By  · Published on May 30th, 2014

First Run Features

While it’s sold as a comedic Western, A Million Ways to Die in the West is not a very good Western at all. Oh, it may take place in the 19th century American frontier and feature pistol duels, saloon brawls and farming, but its story is completely 21st century romance. The movie is your standard “nice guy loses girl, tries to win her back and discovers a much better girl in the process” affair. The setting is nothing but window dressing. It isn’t even exploited for very many jokes, good or otherwise – and most of the jokes are bad. But there’s one upside to this misaimed move on the part of writer/director/star Seth MacFarlane. He’s put himself in similar thematic territory with an already existing film. And that film does relationships and humor much, much better.
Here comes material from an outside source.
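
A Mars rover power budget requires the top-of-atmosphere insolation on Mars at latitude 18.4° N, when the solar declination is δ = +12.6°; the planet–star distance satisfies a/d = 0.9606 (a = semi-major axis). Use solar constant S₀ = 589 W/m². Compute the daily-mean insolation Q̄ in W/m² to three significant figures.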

Sherman’s March is a supremely strange piece of work. Originally, director Ross McElwee set out to retrace the route General Tecumseh Sherman took on his March to the Sea during the Civil War. Sherman earned the eternal enmity of the American South by ruthlessly razing everything in his army’s path. But McElwee wreaks a very different kind of destruction, endless self-scrutiny. Early on in production, his girlfriend dumped him, and the documentary became something new. In the film, he interviews his family and friends, with a special emphasis on the women he has known and tried (and/or failed) to romance. This offbeat journey takes him and the people he meets through a wide variety of 1980s subject matter, from nuclear war to the career of Burt Reynolds. It’s a 2½-houe epic of cringeworthy encounters, bizarre non sequiturs and moments of surprising grace or insight.